The nanogels resulted in well-defined and controllable particle size, morphology, and composition. We demonstrated the tunability of our multicomponent nanogel systems to entrap varied molecular cargos, and showed that the molecular architecture can be rationally designed to respond intelligently to different environments. As shown in Fig. 2a and 2b, inclusion of a hydrophobic monomer significantly altered the resulting nanogel physical properties. Varying both the chain length and steric bulk allowed for precise control over the thermodynamic response (relative swelling ratio), dynamic behavior (nanogel pKa and membrane disruption potential), and CA-polymer interaction (therapeutic delivery potential). Nanogels synthesized with hexyl methacrylate exhibited favorable behavior for intracellular delivery and demonstrated an increase in the therapeutic delivery potential of both hydrophobic and hydrophilic CAs. The 90-nm nanogels (hydrodynamic diameter) exhibited a neutral surface charge and no hemolytic activity in pH 7.4 PBS, indicating stability in a simulated physiological environment and ability to retain the CAs during circulation in the bloodstream. The nanogels swelled to 120-nm in response to acidic pH and demonstrated significant membrane disruption in PBS with pH < 6.8, demonstrating the ability to rapidly release the encapsulated CAs and mediate endosomal rupture in a pH-dependent manner.

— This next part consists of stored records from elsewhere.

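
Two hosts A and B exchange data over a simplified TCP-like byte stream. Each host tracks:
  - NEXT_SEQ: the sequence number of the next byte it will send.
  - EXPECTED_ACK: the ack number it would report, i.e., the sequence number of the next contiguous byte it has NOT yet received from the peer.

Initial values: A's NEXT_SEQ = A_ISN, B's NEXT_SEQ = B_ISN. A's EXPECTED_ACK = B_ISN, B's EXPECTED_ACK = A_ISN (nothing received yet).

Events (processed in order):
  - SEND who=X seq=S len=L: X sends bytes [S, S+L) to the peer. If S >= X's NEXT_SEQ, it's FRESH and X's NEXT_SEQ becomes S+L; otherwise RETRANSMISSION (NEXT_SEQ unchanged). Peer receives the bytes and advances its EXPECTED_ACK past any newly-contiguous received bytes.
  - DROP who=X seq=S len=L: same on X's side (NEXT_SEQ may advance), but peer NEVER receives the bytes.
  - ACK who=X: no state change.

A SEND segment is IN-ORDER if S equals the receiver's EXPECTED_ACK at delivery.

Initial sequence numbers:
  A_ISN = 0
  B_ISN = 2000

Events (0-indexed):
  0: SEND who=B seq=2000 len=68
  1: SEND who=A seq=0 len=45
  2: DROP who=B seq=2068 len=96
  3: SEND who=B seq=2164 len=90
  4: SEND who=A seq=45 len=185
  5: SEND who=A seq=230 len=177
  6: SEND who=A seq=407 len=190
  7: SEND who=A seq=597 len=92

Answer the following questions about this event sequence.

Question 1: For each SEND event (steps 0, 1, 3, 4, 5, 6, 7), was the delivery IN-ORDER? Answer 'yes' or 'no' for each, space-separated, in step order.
Step 0: SEND seq=2000 -> in-order
Step 1: SEND seq=0 -> in-order
Step 3: SEND seq=2164 -> out-of-order
Step 4: SEND seq=45 -> in-order
Step 5: SEND seq=230 -> in-order
Step 6: SEND seq=407 -> in-order
Step 7: SEND seq=597 -> in-order

Answer: yes yes no yes yes yes yes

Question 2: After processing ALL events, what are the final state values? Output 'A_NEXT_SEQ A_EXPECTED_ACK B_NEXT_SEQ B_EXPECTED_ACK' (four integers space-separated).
After event 0: A_seq=0 A_ack=2068 B_seq=2068 B_ack=0
After event 1: A_seq=45 A_ack=2068 B_seq=2068 B_ack=45
After event 2: A_seq=45 A_ack=2068 B_seq=2164 B_ack=45
After event 3: A_seq=45 A_ack=2068 B_seq=2254 B_ack=45
After event 4: A_seq=230 A_ack=2068 B_seq=2254 B_ack=230
After event 5: A_seq=407 A_ack=2068 B_seq=2254 B_ack=407
After event 6: A_seq=597 A_ack=2068 B_seq=2254 B_ack=597
After event 7: A_seq=689 A_ack=2068 B_seq=2254 B_ack=689

Answer: 689 2068 2254 689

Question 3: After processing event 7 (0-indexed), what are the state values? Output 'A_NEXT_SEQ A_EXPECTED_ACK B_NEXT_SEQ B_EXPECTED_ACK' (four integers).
After event 0: A_seq=0 A_ack=2068 B_seq=2068 B_ack=0
After event 1: A_seq=45 A_ack=2068 B_seq=2068 B_ack=45
After event 2: A_seq=45 A_ack=2068 B_seq=2164 B_ack=45
After event 3: A_seq=45 A_ack=2068 B_seq=2254 B_ack=45
After event 4: A_seq=230 A_ack=2068 B_seq=2254 B_ack=230
After event 5: A_seq=407 A_ack=2068 B_seq=2254 B_ack=407
After event 6: A_seq=597 A_ack=2068 B_seq=2254 B_ack=597
After event 7: A_seq=689 A_ack=2068 B_seq=2254 B_ack=689

689 2068 2254 689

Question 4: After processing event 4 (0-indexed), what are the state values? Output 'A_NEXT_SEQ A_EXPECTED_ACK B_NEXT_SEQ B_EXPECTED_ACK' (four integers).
After event 0: A_seq=0 A_ack=2068 B_seq=2068 B_ack=0
After event 1: A_seq=45 A_ack=2068 B_seq=2068 B_ack=45
After event 2: A_seq=45 A_ack=2068 B_seq=2164 B_ack=45
After event 3: A_seq=45 A_ack=2068 B_seq=2254 B_ack=45
After event 4: A_seq=230 A_ack=2068 B_seq=2254 B_ack=230

230 2068 2254 230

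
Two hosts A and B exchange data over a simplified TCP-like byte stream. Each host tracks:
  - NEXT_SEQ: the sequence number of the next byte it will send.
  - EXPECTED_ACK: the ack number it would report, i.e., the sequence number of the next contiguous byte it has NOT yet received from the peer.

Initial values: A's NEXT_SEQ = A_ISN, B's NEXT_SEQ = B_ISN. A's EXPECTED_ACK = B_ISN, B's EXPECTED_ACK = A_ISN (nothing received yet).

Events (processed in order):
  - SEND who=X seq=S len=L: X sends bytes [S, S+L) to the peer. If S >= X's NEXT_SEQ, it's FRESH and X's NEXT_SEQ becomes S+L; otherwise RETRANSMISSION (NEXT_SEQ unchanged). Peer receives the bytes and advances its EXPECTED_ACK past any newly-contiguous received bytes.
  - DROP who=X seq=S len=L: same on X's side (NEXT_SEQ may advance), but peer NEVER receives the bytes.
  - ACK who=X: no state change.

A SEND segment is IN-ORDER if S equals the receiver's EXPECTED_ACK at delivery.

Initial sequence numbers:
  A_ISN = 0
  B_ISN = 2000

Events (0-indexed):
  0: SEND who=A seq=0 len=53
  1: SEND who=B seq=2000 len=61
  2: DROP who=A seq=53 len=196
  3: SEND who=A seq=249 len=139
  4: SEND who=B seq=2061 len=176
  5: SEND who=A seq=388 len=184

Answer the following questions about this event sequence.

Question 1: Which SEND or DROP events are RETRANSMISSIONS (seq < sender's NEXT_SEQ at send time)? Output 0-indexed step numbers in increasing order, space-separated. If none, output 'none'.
Answer: none

Derivation:
Step 0: SEND seq=0 -> fresh
Step 1: SEND seq=2000 -> fresh
Step 2: DROP seq=53 -> fresh
Step 3: SEND seq=249 -> fresh
Step 4: SEND seq=2061 -> fresh
Step 5: SEND seq=388 -> fresh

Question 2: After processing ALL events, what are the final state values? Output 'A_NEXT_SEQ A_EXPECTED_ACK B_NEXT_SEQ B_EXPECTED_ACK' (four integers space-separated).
After event 0: A_seq=53 A_ack=2000 B_seq=2000 B_ack=53
After event 1: A_seq=53 A_ack=2061 B_seq=2061 B_ack=53
After event 2: A_seq=249 A_ack=2061 B_seq=2061 B_ack=53
After event 3: A_seq=388 A_ack=2061 B_seq=2061 B_ack=53
After event 4: A_seq=388 A_ack=2237 B_seq=2237 B_ack=53
After event 5: A_seq=572 A_ack=2237 B_seq=2237 B_ack=53

Answer: 572 2237 2237 53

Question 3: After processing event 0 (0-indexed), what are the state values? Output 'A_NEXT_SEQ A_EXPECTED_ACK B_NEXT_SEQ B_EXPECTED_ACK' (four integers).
After event 0: A_seq=53 A_ack=2000 B_seq=2000 B_ack=53

53 2000 2000 53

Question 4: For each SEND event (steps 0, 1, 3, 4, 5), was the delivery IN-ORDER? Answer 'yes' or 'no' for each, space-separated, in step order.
Step 0: SEND seq=0 -> in-order
Step 1: SEND seq=2000 -> in-order
Step 3: SEND seq=249 -> out-of-order
Step 4: SEND seq=2061 -> in-order
Step 5: SEND seq=388 -> out-of-order

Answer: yes yes no yes no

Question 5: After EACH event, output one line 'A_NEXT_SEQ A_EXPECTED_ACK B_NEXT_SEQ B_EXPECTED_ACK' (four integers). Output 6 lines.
53 2000 2000 53
53 2061 2061 53
249 2061 2061 53
388 2061 2061 53
388 2237 2237 53
572 2237 2237 53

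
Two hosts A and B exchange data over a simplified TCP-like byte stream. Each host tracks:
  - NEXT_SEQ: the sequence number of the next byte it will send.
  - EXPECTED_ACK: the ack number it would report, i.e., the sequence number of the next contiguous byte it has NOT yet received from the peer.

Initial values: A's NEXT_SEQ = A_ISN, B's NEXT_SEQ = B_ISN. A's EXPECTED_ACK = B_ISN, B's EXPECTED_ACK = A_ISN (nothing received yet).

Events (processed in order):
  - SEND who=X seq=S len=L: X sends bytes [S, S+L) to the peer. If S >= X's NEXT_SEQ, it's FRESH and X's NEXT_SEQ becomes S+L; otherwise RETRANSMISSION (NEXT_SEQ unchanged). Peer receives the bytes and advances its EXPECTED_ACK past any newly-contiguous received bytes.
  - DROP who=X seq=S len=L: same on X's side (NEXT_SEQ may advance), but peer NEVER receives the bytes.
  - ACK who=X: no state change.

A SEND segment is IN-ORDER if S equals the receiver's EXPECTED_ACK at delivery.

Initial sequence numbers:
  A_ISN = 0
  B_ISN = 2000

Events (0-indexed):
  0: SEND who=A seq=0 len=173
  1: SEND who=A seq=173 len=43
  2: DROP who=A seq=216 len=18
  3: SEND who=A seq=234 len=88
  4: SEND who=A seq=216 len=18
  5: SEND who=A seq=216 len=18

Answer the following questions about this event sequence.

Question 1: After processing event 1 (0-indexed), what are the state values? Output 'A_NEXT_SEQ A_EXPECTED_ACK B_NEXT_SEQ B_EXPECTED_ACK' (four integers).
After event 0: A_seq=173 A_ack=2000 B_seq=2000 B_ack=173
After event 1: A_seq=216 A_ack=2000 B_seq=2000 B_ack=216

216 2000 2000 216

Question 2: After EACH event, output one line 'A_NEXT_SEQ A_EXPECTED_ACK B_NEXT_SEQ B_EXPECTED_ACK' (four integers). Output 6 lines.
173 2000 2000 173
216 2000 2000 216
234 2000 2000 216
322 2000 2000 216
322 2000 2000 322
322 2000 2000 322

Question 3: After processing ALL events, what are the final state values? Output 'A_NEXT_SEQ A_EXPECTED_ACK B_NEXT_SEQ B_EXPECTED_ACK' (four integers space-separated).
Answer: 322 2000 2000 322

Derivation:
After event 0: A_seq=173 A_ack=2000 B_seq=2000 B_ack=173
After event 1: A_seq=216 A_ack=2000 B_seq=2000 B_ack=216
After event 2: A_seq=234 A_ack=2000 B_seq=2000 B_ack=216
After event 3: A_seq=322 A_ack=2000 B_seq=2000 B_ack=216
After event 4: A_seq=322 A_ack=2000 B_seq=2000 B_ack=322
After event 5: A_seq=322 A_ack=2000 B_seq=2000 B_ack=322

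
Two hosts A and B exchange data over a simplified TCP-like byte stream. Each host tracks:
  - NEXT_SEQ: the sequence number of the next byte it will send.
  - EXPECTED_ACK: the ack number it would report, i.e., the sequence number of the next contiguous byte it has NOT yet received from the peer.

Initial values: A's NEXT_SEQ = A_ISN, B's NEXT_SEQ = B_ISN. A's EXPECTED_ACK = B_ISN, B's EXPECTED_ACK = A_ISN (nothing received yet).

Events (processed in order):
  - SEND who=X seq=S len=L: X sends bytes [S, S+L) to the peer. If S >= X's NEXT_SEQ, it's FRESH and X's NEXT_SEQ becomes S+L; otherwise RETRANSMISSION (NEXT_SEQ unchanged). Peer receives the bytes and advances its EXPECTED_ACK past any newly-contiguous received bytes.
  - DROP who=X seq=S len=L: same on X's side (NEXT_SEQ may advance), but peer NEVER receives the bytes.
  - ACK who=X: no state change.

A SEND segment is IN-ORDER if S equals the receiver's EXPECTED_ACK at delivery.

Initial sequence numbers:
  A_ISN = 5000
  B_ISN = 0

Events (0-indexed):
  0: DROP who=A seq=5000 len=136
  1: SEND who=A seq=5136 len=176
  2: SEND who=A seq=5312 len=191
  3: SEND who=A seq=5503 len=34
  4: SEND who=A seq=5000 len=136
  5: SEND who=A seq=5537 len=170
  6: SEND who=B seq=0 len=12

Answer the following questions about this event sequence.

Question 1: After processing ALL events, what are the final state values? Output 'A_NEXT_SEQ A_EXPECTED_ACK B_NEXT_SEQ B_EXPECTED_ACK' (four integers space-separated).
After event 0: A_seq=5136 A_ack=0 B_seq=0 B_ack=5000
After event 1: A_seq=5312 A_ack=0 B_seq=0 B_ack=5000
After event 2: A_seq=5503 A_ack=0 B_seq=0 B_ack=5000
After event 3: A_seq=5537 A_ack=0 B_seq=0 B_ack=5000
After event 4: A_seq=5537 A_ack=0 B_seq=0 B_ack=5537
After event 5: A_seq=5707 A_ack=0 B_seq=0 B_ack=5707
After event 6: A_seq=5707 A_ack=12 B_seq=12 B_ack=5707

Answer: 5707 12 12 5707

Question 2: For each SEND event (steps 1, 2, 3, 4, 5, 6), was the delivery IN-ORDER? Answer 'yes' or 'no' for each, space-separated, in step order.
Answer: no no no yes yes yes

Derivation:
Step 1: SEND seq=5136 -> out-of-order
Step 2: SEND seq=5312 -> out-of-order
Step 3: SEND seq=5503 -> out-of-order
Step 4: SEND seq=5000 -> in-order
Step 5: SEND seq=5537 -> in-order
Step 6: SEND seq=0 -> in-order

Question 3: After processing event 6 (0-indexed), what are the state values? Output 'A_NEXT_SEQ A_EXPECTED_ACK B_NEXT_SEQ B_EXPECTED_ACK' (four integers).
After event 0: A_seq=5136 A_ack=0 B_seq=0 B_ack=5000
After event 1: A_seq=5312 A_ack=0 B_seq=0 B_ack=5000
After event 2: A_seq=5503 A_ack=0 B_seq=0 B_ack=5000
After event 3: A_seq=5537 A_ack=0 B_seq=0 B_ack=5000
After event 4: A_seq=5537 A_ack=0 B_seq=0 B_ack=5537
After event 5: A_seq=5707 A_ack=0 B_seq=0 B_ack=5707
After event 6: A_seq=5707 A_ack=12 B_seq=12 B_ack=5707

5707 12 12 5707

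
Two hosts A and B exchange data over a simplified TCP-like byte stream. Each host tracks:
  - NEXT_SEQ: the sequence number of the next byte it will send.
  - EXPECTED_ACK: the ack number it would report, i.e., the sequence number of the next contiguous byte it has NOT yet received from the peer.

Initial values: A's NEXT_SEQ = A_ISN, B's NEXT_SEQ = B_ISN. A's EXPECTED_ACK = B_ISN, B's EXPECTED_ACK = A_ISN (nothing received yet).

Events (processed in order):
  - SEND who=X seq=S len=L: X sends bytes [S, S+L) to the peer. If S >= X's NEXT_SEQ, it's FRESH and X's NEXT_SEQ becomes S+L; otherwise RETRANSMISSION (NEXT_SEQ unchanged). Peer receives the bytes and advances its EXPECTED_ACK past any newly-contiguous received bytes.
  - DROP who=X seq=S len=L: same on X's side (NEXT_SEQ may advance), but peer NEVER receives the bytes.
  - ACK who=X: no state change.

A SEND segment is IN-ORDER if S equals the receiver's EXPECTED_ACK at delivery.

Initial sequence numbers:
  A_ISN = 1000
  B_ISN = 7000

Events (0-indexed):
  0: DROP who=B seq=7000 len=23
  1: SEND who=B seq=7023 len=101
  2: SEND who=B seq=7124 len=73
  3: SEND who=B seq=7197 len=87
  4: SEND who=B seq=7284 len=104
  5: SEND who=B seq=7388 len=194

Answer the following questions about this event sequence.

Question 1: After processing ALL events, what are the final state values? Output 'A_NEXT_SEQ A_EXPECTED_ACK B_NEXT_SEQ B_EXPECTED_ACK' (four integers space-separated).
After event 0: A_seq=1000 A_ack=7000 B_seq=7023 B_ack=1000
After event 1: A_seq=1000 A_ack=7000 B_seq=7124 B_ack=1000
After event 2: A_seq=1000 A_ack=7000 B_seq=7197 B_ack=1000
After event 3: A_seq=1000 A_ack=7000 B_seq=7284 B_ack=1000
After event 4: A_seq=1000 A_ack=7000 B_seq=7388 B_ack=1000
After event 5: A_seq=1000 A_ack=7000 B_seq=7582 B_ack=1000

Answer: 1000 7000 7582 1000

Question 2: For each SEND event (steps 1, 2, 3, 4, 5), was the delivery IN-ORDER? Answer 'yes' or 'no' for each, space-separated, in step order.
Answer: no no no no no

Derivation:
Step 1: SEND seq=7023 -> out-of-order
Step 2: SEND seq=7124 -> out-of-order
Step 3: SEND seq=7197 -> out-of-order
Step 4: SEND seq=7284 -> out-of-order
Step 5: SEND seq=7388 -> out-of-order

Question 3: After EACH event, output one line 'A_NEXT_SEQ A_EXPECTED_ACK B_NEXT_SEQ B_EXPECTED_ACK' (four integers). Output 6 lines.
1000 7000 7023 1000
1000 7000 7124 1000
1000 7000 7197 1000
1000 7000 7284 1000
1000 7000 7388 1000
1000 7000 7582 1000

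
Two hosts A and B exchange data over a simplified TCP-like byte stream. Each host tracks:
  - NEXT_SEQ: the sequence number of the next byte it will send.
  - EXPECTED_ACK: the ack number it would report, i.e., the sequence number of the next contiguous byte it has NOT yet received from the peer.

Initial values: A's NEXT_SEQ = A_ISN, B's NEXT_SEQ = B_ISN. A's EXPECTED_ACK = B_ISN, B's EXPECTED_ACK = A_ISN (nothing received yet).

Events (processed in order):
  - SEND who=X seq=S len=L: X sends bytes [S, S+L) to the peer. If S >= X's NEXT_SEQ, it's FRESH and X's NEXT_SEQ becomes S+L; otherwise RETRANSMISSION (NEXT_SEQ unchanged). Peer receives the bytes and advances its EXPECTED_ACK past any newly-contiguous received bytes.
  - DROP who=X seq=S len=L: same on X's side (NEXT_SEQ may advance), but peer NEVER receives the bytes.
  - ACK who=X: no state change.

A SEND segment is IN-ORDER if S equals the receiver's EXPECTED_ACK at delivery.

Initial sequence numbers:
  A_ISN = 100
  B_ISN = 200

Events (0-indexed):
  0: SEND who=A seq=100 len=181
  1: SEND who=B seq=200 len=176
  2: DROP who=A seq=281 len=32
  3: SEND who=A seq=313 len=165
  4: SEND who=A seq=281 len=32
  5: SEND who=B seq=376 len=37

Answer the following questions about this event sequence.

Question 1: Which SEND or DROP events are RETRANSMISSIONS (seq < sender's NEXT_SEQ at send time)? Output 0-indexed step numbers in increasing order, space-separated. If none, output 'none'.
Step 0: SEND seq=100 -> fresh
Step 1: SEND seq=200 -> fresh
Step 2: DROP seq=281 -> fresh
Step 3: SEND seq=313 -> fresh
Step 4: SEND seq=281 -> retransmit
Step 5: SEND seq=376 -> fresh

Answer: 4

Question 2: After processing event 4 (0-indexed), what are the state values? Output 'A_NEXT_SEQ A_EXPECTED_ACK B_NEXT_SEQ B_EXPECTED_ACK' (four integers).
After event 0: A_seq=281 A_ack=200 B_seq=200 B_ack=281
After event 1: A_seq=281 A_ack=376 B_seq=376 B_ack=281
After event 2: A_seq=313 A_ack=376 B_seq=376 B_ack=281
After event 3: A_seq=478 A_ack=376 B_seq=376 B_ack=281
After event 4: A_seq=478 A_ack=376 B_seq=376 B_ack=478

478 376 376 478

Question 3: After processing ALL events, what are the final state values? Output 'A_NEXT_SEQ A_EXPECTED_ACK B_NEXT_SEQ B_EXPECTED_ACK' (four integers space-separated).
After event 0: A_seq=281 A_ack=200 B_seq=200 B_ack=281
After event 1: A_seq=281 A_ack=376 B_seq=376 B_ack=281
After event 2: A_seq=313 A_ack=376 B_seq=376 B_ack=281
After event 3: A_seq=478 A_ack=376 B_seq=376 B_ack=281
After event 4: A_seq=478 A_ack=376 B_seq=376 B_ack=478
After event 5: A_seq=478 A_ack=413 B_seq=413 B_ack=478

Answer: 478 413 413 478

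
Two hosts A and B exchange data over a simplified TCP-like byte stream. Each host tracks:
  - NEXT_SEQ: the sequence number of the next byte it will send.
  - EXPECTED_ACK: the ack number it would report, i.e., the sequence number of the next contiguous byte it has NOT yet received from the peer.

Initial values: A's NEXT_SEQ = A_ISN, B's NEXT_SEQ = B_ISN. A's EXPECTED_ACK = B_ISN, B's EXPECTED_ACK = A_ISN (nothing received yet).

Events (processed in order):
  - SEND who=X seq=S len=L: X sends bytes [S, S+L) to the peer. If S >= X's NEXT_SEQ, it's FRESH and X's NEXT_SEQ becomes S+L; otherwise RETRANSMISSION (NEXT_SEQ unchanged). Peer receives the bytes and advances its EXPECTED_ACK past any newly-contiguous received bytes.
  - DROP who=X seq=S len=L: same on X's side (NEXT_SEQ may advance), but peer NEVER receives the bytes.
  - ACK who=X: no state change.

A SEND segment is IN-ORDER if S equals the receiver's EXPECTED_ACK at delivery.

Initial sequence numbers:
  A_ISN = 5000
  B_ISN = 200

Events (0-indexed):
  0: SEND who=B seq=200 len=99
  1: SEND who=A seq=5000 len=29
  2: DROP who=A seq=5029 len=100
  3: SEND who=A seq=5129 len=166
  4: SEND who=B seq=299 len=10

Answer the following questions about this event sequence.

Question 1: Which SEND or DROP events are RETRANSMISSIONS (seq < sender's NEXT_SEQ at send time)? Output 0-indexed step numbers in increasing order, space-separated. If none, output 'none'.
Step 0: SEND seq=200 -> fresh
Step 1: SEND seq=5000 -> fresh
Step 2: DROP seq=5029 -> fresh
Step 3: SEND seq=5129 -> fresh
Step 4: SEND seq=299 -> fresh

Answer: none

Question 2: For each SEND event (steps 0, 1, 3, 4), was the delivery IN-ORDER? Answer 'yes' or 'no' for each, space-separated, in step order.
Answer: yes yes no yes

Derivation:
Step 0: SEND seq=200 -> in-order
Step 1: SEND seq=5000 -> in-order
Step 3: SEND seq=5129 -> out-of-order
Step 4: SEND seq=299 -> in-order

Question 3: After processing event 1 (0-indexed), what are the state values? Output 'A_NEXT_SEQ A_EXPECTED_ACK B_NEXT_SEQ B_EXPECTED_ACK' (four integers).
After event 0: A_seq=5000 A_ack=299 B_seq=299 B_ack=5000
After event 1: A_seq=5029 A_ack=299 B_seq=299 B_ack=5029

5029 299 299 5029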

This work was supported by a grant from the National Institutes of Health (R01-EB-000246-22); The authors would like to acknowledge the assistance of Balark Chethan, Rishabh Shah, and Alina Schroeder
References:
[1] Kolishetti, N., et al. (2010). "Engineering of self-assembled nanoparticle platform for precisely controlled combination drug therapy." Proceedings of the National Academy of Sciences 107(42): 17939-17944.
[2] Jabr-Milane, L. S., et al. (2008). "Multi-Functional Nanocarriers to Overcome Tumor Drug Resistance." Cancer Treat Rev 34(7): 592-602.
[3] Fisher, O. Z., et al. (2009). "Enhanced core hydrophobicity, functionalization and cell penetration of polybasic nanomatrices." Pharm Res 26(1): 51-60.